- 9
Pieter Brueghel the Younger Brussels 1564 - 1637/8 Antwerp
Description
- Pieter Brueghel the Younger
- Peasant Wedding Procession
- signed and dated P. BRVEGHEL 1630
- oil on panel
Provenance
Jules Paur, Brussels, before 1914;
His sale, Brussels, Le Roy, April 3, 1914;
With Galerie Brunner, Paris, 1928;
Osborne Kling, Stockholm, before 1935;
Anonymous sale, London, Christie's, June 28, 1935, lot 13;
With Slatter Gallery, London, 1943;
Geoffrey J. Hart, London, by 1956;
With Galerie Robert Finck, Brussels, before 1969, from whom acquired by;
Boissevin collection, Florence;
By whom sold, London, Sotheby's, December 12, 1973, lot 30;
Anonymous Sale, London, Sotheby's, June 23, 1982, lot 38,(for £140,000) there purchased by the present owner.
Exhibited
Paris, Galerie Brunner, 1928, no. 822;
London, Slatter Gallery, 1943-44, no. 3, reproduced.
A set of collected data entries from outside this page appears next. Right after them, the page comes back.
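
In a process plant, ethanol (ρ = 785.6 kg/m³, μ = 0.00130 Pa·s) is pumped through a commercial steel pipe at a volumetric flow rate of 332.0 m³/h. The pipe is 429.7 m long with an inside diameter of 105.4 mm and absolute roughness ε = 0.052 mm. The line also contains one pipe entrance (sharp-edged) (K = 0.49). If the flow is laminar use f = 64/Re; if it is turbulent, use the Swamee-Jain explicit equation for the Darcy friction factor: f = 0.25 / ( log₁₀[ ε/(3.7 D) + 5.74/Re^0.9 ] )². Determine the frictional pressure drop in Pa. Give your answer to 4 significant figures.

ΔP ≈ 3152000 Pa

Q = 332.0 m³/h = 332.0/3600 = 0.09222 m³/s.
Cross-sectional area A = πD²/4 = π(0.1054)²/4 = 0.008725 m²; mean velocity V = Q/A = 0.09222/0.008725 = 10.57 m/s.
Reynolds number Re = ρVD/μ = 785.6 · 10.57 · 0.1054 / 0.0013 = 6.732e+05.
Re > 4000 → turbulent. Relative roughness ε/D = 5.2e-05/0.1054 = 0.000493. Swamee-Jain: f = 0.25/(log₁₀[0.000493/3.7 + 5.74/6.732e+05^0.9])² = 0.25/(log₁₀[0.000133 + 3.26e-05])² = 0.25/(-3.78)² = 0.0175.
Total minor-loss coefficient ΣK = 1·0.49 = 0.49.
ΔP = [f·L/D + ΣK]·(ρV²/2) = [0.0175·429.7/0.1054 + 0.49]·(785.6·10.57²/2) = [71.33 + 0.49]·4.388e+04 = 3.152e+06 Pa.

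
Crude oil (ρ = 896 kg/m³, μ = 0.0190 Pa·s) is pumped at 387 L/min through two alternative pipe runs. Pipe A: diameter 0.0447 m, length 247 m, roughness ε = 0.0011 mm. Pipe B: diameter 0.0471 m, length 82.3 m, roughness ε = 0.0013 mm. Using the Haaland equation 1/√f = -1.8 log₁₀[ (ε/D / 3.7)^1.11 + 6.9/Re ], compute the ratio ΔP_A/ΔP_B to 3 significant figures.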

Brighton Art Gallery, Paintings and Furniture from the Collection Mrs. Geoffrey Hart, 1956, no. 3
Literature
G. Gluck, "Die Darstellung des Karnevals und der Fasten von Bosch un Bruegel," in Gedenkboek A. Vermeylen, Bruges 1932, p. 81, no.71;
G. Marlier, Pierre Brueghel le Jeune, Brussels 1969, p. 173, illustrated in color p. 169, fig. 93, p. 173, nos. 6, 7 and probably no. 8;
M. Diaz Padron, "La Obra de Pedro Breughel el Joven en Espana," in Archivo Espanol de Arte, 1980, p. 309;
K. Ertz, Pieter Brueghel der Jüngere, Lingen 1988/2000, vol. II, p. 635, p. 703, no. E822, reproduced, fig. 507
Catalogue Note
The Wedding Procession paintings are among the most charming pictures produced by Pieter Brueghel the Younger and appear to have been immediately popular with collectors. Pictures of this description appear in 17th Century inventories. Among the effects of Alexander Voet's widow in 1689 is listed "Een schoustuck, eenen bruytskerckganck (a chimney piece, a wedding procession)," and the large size and horizontal format of these pictures certainly suggest they could have been hung in this way. There are only seven versions which may be firmly given to Pieter the Younger, and this panel is dated to 1630, the same year as an example in the Koninklijk Museum voor Schone Kunsten, Antwerp (inv. 807).
The composition itself is based on a lost prototype by the artist's father, Pieter Bruegel the Elder. A version of the scene, which has sometimes been published as by the Elder Bruegel himself, is in the Musée Communale de la Ville de Bruxelles. It is now convincingly given to Jan Brueghel the Elder (see Klaus Ertz, Pieter Breughel der Jüngere-Jan Brueghel der Ältere. Flämische malerei um 1600. Tradition und Fortschritt, Villa Hügel, Essen, 1997, p. 122).
The provenance, literature and the exhibition history of the present painting was confused by Marlier (see literature below) who considered the Hart picture (his no. 6) and the Boissevin picture (his no. 7) to be two different examples, rather than the identical panel. This has been clarified by Ertz (see literature below) who also suggests that the picture which Marlier noted in the "Panz" collection in Brussels (his no. 8) is most likely also the present painting which was in the Paur collection, Brussels.